Annie Laurie
San Francisco Examiner/February 12, 1909
AH SAM doesn’t know a thing.
Not a thing.
He can’t imagine why the president of the Sorosis Club was cross when she had to leave the comfortable seclusion of her rubber tired auto for the dingy courtroom to be held as a witness in the case of the State of California against Ah Sam.
He doesn’t see what the president of the Pacific Union sees in a harmless subpoena to fill him with amazed wrath.
He’s meek and mild and deprecating, a little bit surprised, but perfectly calm, is Ah Sam—but he has not as yet instructed his lawyer to withdraw the subpoenas and let his smart witnesses off from coming to the courtroom next Tuesday morning, just as If they were plain little brown persons, with a shuffle and a cue.
AH SAM sat in the office of his attorney, Mr. Countryman, yesterday, and looked exactly like a funny little toy Buddha carved out of a nut to make a moment’s laughter for a group of slant-eyed children.
He is little and wizened and dried up, and wrinkled, and as yellowish brown as an old-fashioned gourd which stood too long in the sun before it was rightly seasoned.
His interpreter sat beside him, a large, moon-faced rather impressive person, with a smile that meant everything—and nothing.
Ah Sam didn’t care to talk about his case, the interpreter said, but If I insisted, of course, he—and then I began trying to find out something about Ah Sam, and Ah Sam’s reasons for his weird and peculiar performances in dragging innocent and perfectly harmless bridge-players end high-minded and absolutely innocuous poker players into this vulgar discussion concerning Chinese gambling.
“HE belongs,” said the interpreter, waving his large yet well-kept yellow hand deprecatingly in the direction of little unwinking Ah Sam, “to a gentleman’s club, a Chinese gentleman’s club. It Is $10 for entrance and a month for the dues.
“He was sitting,” he said, “watching some friends of his in the club play dominoes, and a white policeman knocked on the door.”
Ah Sam raised his small and neatly booted foot and gave a firm kick at the ambient air.
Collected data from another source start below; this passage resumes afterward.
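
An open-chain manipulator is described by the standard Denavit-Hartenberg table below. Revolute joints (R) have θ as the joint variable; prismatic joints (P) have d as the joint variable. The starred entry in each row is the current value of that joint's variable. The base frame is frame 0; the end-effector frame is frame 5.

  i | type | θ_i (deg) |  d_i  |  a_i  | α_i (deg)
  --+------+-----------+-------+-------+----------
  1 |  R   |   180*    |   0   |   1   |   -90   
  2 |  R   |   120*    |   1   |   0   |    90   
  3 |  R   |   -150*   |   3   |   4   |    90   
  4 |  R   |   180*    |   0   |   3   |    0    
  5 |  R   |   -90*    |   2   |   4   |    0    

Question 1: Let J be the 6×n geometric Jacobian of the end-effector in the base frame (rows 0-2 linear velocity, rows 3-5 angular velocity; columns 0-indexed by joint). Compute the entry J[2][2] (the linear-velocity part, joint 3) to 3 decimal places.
1.067

axis z_2 = (-0.8660,0.0000,-0.5000); lever o_n−o_2 = (-6.9952,-1.2321,-1.8840)
cross product → J_v[:, 2] = (-0.6160,1.8660,1.0670)
J_ω[:, 2] = z_2
entry J[2][2] = 1.0670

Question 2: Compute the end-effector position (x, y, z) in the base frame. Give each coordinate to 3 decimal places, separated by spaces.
after link 1: o_1 = (-1.0000, 0.0000, 0.0000)
after link 2: o_2 = (-1.0000, -1.0000, 0.0000)
after link 3: o_3 = (-5.3301, 1.0000, 1.5000)
after link 4: o_4 = (-4.0311, -0.5000, -0.7500)
after link 5: o_5 = (-7.9952, -2.2321, -1.8840)

-7.995 -2.232 -1.884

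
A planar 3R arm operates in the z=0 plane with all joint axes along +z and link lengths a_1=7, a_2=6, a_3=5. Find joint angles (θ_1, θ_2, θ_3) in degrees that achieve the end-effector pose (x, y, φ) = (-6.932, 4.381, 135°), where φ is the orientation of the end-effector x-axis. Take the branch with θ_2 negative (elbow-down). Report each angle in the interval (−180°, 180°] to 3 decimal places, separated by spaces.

wrist centre = target − a_3·(cos φ, sin φ) = (-3.3965, 0.8455)
cos θ_2 = (12.2508−7²−6²)/(2·7·6) = -0.8661; θ_2 = -150.0042° (elbow-down)
β = atan2(0.8455,-3.3965) = 166.0217°; ψ = atan2(-2.9996,1.8036) = -58.9821°
θ_1 = β − ψ = 225.0038°
θ_3 = φ − θ_1 − θ_2 = 60.0003° (wrapped to (-180°,180°])

-134.996 -150.004 60.000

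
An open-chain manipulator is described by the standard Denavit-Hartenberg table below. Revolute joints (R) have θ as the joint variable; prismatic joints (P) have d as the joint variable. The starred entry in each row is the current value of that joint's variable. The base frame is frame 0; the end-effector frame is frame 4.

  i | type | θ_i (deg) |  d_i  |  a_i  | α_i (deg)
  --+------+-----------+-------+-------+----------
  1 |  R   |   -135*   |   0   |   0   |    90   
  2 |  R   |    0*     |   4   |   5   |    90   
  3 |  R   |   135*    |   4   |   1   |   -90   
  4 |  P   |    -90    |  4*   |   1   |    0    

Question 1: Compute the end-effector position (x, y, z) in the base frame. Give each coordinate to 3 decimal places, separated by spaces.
-2.364 0.293 -5.000

after link 1: o_1 = (0.0000, 0.0000, 0.0000)
after link 2: o_2 = (-6.3640, -0.7071, 0.0000)
after link 3: o_3 = (-6.3640, 0.2929, -4.0000)
after link 4: o_4 = (-2.3640, 0.2929, -5.0000)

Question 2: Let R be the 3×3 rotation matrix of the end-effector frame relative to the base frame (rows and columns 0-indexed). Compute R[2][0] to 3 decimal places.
End-effector x-axis (col 0 of R) = (-0.0000,0.0000,-1.0000)
R[2][0] = -1.0000

-1.000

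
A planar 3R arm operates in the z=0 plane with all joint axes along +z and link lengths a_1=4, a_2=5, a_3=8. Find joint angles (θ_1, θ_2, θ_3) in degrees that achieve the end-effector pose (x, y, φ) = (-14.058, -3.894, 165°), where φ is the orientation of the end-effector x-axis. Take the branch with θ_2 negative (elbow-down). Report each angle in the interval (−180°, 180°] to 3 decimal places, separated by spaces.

wrist centre = target − a_3·(cos φ, sin φ) = (-6.3306, -5.9646)
cos θ_2 = (75.6523−4²−5²)/(2·4·5) = 0.8663; θ_2 = -29.9677° (elbow-down)
β = atan2(-5.9646,-6.3306) = -136.7053°; ψ = atan2(-2.4976,8.3315) = -16.6872°
θ_1 = β − ψ = -120.0180°
θ_3 = φ − θ_1 − θ_2 = -45.0143° (wrapped to (-180°,180°])

-120.018 -29.968 -45.014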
His face didn’t change by the moving of a wrinkle, but the Interpreter hastily corrected his statement about the policeman.
“He says the policeman kicked on the door, he did not knock,” said the interpreter, “and then the door was broken in, and all the men who were playing and those who were watching were taken to prison.”
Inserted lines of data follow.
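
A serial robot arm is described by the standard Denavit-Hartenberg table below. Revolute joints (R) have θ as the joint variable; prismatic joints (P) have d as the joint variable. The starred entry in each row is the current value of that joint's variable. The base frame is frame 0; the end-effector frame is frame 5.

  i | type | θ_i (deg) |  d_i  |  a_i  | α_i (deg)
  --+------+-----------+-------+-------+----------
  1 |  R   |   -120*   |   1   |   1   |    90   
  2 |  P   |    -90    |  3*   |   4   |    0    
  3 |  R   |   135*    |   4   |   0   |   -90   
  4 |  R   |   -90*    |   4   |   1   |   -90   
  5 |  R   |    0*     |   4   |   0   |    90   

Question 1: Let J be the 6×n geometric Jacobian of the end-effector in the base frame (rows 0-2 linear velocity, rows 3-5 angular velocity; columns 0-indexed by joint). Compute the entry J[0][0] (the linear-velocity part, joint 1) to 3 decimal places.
-3.134

axis z_0 = ẑ; lever o_n−o_0 = (-7.4282,3.1340,2.6569)
cross product → J_v[:, 0] = (-3.1340,-7.4282,0.0000)
J_ω[:, 0] = z_0
entry J[0][0] = -3.1340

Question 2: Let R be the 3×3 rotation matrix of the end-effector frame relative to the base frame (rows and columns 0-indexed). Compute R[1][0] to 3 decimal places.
End-effector x-axis (col 0 of R) = (-0.8660,0.5000,0.0000)
R[1][0] = 0.5000

0.500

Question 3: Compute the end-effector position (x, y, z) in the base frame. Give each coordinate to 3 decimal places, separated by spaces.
-7.428 3.134 2.657

after link 1: o_1 = (-0.5000, -0.8660, 1.0000)
after link 2: o_2 = (-3.0981, 0.6340, -3.0000)
after link 3: o_3 = (-6.5622, 2.6340, -3.0000)
after link 4: o_4 = (-6.0140, 5.5835, -0.1716)
after link 5: o_5 = (-7.4282, 3.1340, 2.6569)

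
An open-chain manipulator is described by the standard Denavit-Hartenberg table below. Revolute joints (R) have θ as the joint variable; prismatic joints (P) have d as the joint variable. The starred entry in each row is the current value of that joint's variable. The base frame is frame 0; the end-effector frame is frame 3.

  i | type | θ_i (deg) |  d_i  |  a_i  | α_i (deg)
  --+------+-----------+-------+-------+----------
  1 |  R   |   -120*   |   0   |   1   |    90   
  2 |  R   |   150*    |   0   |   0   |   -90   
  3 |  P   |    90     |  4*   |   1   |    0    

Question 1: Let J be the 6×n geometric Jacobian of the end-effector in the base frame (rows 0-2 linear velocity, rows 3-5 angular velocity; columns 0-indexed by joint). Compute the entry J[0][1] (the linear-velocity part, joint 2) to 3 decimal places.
-1.732

axis z_1 = (-0.8660,0.5000,0.0000); lever o_n−o_1 = (1.8660,1.2321,-3.4641)
cross product → J_v[:, 1] = (-1.7321,-3.0000,-2.0000)
J_ω[:, 1] = z_1
entry J[0][1] = -1.7321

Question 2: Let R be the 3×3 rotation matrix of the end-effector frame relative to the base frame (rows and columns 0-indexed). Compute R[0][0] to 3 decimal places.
0.866

End-effector x-axis (col 0 of R) = (0.8660,-0.5000,-0.0000)
R[0][0] = 0.8660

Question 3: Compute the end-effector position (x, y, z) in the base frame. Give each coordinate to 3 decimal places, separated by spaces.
after link 1: o_1 = (-0.5000, -0.8660, 0.0000)
after link 2: o_2 = (-0.5000, -0.8660, 0.0000)
after link 3: o_3 = (1.3660, 0.3660, -3.4641)

1.366 0.366 -3.464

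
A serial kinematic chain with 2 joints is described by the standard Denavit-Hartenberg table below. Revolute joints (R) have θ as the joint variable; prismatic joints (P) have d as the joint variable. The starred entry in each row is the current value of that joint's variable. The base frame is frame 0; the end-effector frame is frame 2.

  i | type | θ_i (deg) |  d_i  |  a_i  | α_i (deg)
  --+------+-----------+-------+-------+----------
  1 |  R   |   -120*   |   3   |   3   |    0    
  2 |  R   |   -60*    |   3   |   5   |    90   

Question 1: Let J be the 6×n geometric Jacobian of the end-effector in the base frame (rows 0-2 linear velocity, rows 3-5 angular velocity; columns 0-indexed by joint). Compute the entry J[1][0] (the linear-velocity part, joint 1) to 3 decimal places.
axis z_0 = ẑ; lever o_n−o_0 = (-6.5000,-2.5981,6.0000)
cross product → J_v[:, 0] = (2.5981,-6.5000,0.0000)
J_ω[:, 0] = z_0
entry J[1][0] = -6.5000

-6.500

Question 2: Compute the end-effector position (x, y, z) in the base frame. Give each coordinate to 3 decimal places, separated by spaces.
after link 1: o_1 = (-1.5000, -2.5981, 3.0000)
after link 2: o_2 = (-6.5000, -2.5981, 6.0000)

-6.500 -2.598 6.000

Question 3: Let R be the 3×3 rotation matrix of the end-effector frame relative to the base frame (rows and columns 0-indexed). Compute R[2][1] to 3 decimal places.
End-effector y-axis (col 1 of R) = (0.0000,-0.0000,1.0000)
R[2][1] = 1.0000

1.000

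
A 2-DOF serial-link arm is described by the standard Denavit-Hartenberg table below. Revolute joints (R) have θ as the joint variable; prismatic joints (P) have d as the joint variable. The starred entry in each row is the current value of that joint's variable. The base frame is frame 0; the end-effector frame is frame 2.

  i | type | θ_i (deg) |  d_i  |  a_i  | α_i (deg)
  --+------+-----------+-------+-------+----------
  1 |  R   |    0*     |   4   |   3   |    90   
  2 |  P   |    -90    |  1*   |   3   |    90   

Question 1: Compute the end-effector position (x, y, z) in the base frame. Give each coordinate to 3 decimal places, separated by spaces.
3.000 -1.000 1.000

after link 1: o_1 = (3.0000, 0.0000, 4.0000)
after link 2: o_2 = (3.0000, -1.0000, 1.0000)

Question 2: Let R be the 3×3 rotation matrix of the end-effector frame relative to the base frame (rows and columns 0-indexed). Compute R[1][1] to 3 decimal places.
End-effector y-axis (col 1 of R) = (0.0000,-1.0000,0.0000)
R[1][1] = -1.0000

-1.000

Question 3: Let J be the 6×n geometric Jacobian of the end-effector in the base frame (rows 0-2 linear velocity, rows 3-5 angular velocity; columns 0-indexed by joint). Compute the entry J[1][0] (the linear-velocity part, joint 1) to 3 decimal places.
axis z_0 = ẑ; lever o_n−o_0 = (3.0000,-1.0000,1.0000)
cross product → J_v[:, 0] = (1.0000,3.0000,-0.0000)
J_ω[:, 0] = z_0
entry J[1][0] = 3.0000

3.000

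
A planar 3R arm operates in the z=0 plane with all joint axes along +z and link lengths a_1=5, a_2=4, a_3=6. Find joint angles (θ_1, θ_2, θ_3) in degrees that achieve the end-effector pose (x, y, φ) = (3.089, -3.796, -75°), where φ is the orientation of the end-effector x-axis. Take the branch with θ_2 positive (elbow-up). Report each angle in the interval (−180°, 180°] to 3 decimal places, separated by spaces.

-0.009 150.003 135.005

wrist centre = target − a_3·(cos φ, sin φ) = (1.5361, 1.9996)
cos θ_2 = (6.3578−5²−4²)/(2·5·4) = -0.8661; θ_2 = 150.0035° (elbow-up)
β = atan2(1.9996,1.5361) = 52.4680°; ψ = atan2(1.9998,1.5358) = 52.4769°
θ_1 = β − ψ = -0.0088°
θ_3 = φ − θ_1 − θ_2 = 135.0054° (wrapped to (-180°,180°])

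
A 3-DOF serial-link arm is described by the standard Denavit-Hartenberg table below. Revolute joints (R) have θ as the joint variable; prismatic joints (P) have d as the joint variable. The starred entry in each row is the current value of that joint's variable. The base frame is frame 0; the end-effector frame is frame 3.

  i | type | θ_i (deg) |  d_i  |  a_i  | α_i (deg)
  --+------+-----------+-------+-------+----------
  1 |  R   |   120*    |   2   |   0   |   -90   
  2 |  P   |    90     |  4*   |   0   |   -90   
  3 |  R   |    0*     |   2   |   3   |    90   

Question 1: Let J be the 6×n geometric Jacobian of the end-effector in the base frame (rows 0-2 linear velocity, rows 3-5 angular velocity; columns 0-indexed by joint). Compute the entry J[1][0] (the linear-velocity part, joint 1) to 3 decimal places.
-2.464

axis z_0 = ẑ; lever o_n−o_0 = (-2.4641,-3.7321,-1.0000)
cross product → J_v[:, 0] = (3.7321,-2.4641,0.0000)
J_ω[:, 0] = z_0
entry J[1][0] = -2.4641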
Ah Sam, who did not understand one word of English, so the interpreter and the lawyer both declared, leaned forward and plucked the interpreter by his broadcloth sleeve. Then he put his thin hand in the air and clutched with it as if he were taking some one by the collar.
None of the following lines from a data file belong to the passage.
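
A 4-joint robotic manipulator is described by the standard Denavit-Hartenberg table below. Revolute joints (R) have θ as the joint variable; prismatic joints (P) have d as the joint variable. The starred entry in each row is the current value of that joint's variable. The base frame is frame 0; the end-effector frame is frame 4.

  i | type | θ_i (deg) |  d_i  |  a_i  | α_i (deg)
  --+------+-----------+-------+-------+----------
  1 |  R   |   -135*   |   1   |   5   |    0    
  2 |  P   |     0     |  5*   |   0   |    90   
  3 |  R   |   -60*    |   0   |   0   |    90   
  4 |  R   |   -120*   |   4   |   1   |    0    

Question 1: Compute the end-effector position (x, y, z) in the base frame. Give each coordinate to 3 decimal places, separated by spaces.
after link 1: o_1 = (-3.5355, -3.5355, 1.0000)
after link 2: o_2 = (-3.5355, -3.5355, 6.0000)
after link 3: o_3 = (-3.5355, -3.5355, 6.0000)
after link 4: o_4 = (-0.2969, -1.5216, 4.4330)

-0.297 -1.522 4.433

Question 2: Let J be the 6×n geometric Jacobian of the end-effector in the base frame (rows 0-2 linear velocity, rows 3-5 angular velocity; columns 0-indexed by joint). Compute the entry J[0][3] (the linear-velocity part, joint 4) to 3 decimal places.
0.047

axis z_3 = (0.6124,0.6124,-0.5000); lever o_n−o_3 = (3.2386,2.0139,-1.5670)
cross product → J_v[:, 3] = (0.0474,-0.6597,-0.7500)
J_ω[:, 3] = z_3
entry J[0][3] = 0.0474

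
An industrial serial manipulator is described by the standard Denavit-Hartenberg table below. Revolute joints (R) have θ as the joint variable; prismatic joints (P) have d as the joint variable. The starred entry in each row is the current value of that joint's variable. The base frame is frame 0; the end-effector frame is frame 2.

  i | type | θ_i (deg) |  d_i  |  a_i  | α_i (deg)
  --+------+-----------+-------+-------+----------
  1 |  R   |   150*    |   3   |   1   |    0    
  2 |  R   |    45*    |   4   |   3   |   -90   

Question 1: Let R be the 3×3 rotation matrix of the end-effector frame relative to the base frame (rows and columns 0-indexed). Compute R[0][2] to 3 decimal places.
End-effector z-axis (col 2 of R) = (0.2588,-0.9659,0.0000)
R[0][2] = 0.2588

0.259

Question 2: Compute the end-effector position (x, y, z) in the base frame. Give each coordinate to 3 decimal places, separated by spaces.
after link 1: o_1 = (-0.8660, 0.5000, 3.0000)
after link 2: o_2 = (-3.7638, -0.2765, 7.0000)

-3.764 -0.276 7.000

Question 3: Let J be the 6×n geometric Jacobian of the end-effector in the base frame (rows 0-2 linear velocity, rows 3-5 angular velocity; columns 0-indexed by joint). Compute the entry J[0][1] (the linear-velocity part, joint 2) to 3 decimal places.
axis z_1 = (0.0000,0.0000,1.0000); lever o_n−o_1 = (-2.8978,-0.7765,4.0000)
cross product → J_v[:, 1] = (0.7765,-2.8978,0.0000)
J_ω[:, 1] = z_1
entry J[0][1] = 0.7765

0.776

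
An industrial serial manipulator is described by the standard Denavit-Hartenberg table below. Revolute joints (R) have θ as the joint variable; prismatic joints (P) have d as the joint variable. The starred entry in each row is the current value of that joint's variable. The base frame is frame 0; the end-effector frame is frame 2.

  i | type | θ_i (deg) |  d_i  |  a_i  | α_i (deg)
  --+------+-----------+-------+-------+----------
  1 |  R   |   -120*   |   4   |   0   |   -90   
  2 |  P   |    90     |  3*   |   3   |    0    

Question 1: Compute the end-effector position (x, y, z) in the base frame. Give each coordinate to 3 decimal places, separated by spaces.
after link 1: o_1 = (0.0000, 0.0000, 4.0000)
after link 2: o_2 = (2.5981, -1.5000, 1.0000)

2.598 -1.500 1.000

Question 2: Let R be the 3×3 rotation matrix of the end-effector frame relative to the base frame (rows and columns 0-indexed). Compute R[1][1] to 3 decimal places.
End-effector y-axis (col 1 of R) = (0.5000,0.8660,-0.0000)
R[1][1] = 0.8660

0.866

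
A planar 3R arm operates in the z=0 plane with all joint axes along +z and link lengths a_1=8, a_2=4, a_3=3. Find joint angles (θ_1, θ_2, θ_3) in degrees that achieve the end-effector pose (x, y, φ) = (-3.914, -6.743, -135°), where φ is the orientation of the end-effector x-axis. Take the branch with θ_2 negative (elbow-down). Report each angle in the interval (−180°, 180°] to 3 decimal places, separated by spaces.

wrist centre = target − a_3·(cos φ, sin φ) = (-1.7927, -4.6217)
cos θ_2 = (24.5736−8²−4²)/(2·8·4) = -0.8660; θ_2 = -150.0013° (elbow-down)
β = atan2(-4.6217,-1.7927) = -111.2005°; ψ = atan2(-1.9999,4.5359) = -23.7933°
θ_1 = β − ψ = -87.4072°
θ_3 = φ − θ_1 − θ_2 = 102.4085° (wrapped to (-180°,180°])

-87.407 -150.001 102.409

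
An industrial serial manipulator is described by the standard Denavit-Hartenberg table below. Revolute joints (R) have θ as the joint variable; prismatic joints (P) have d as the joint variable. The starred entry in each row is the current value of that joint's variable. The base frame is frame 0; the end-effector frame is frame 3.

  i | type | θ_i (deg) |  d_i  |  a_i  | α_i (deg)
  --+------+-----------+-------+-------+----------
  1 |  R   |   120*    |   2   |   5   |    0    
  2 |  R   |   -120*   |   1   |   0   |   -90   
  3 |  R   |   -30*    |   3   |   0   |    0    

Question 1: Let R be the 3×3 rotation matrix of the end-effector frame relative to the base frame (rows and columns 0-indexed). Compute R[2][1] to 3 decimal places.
-0.866

End-effector y-axis (col 1 of R) = (0.5000,0.0000,-0.8660)
R[2][1] = -0.8660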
“He says,” said the interpreter, “they were dragged to prison, not taken.”
“That’s all.”
“He wasn’t playing fan tan?” I Inquired. Ah Sam’s eyes were shocked, but the interpreter remained calm.
“No,” said the interpreter, “dominoes, or looking on at dominoes. He wasn’t playing himself.”
“He plays poker?”
“Yes,” said the interpreter, when he had inquired, “he plays poker. He learned, he says, in San Francisco. It is not, he says, a Chinese game.”
“Why does he drag all these white people into this case?”
At the repetition of the question Ah Sam’s small eyes sparkled with virtuous amazement. He meowed something volubly, bethought himself and crossed his hands placidly again.
“He has not called them,” said the interpreter, “they were subpoenaed by the white man’s laws, and by the white man’s law they must answer.”
“Does he resent the white man’s habit of breaking in on his quiet club, and is he trying to habit of breaking in on his quiet club, and is he trying to teach us a nice little lesson to illustrate the old saying that what is sauce for the goose is sauce for the gander?”
THE interpreter questioned and Ah Sam patiently shook his wizened little head, and meowed again.
“No,” said the Interpreter, “he is not teaching anything, he but follows the law, the white man’s law. He is a good citizen and wishes to obey the law in all things.”
And Ah Sam nodded as the toy Buddhas nod when you shake the shelf they stand upon, and the interview, if you can call it an interview, was over.
What was it in the old verse about the game Ah Sam did not understand? I wonder what Ah Sam really does understand in this particular game he seems to be trying to play, or whether—but what’s the use of wondering? Ah Sam will never tell.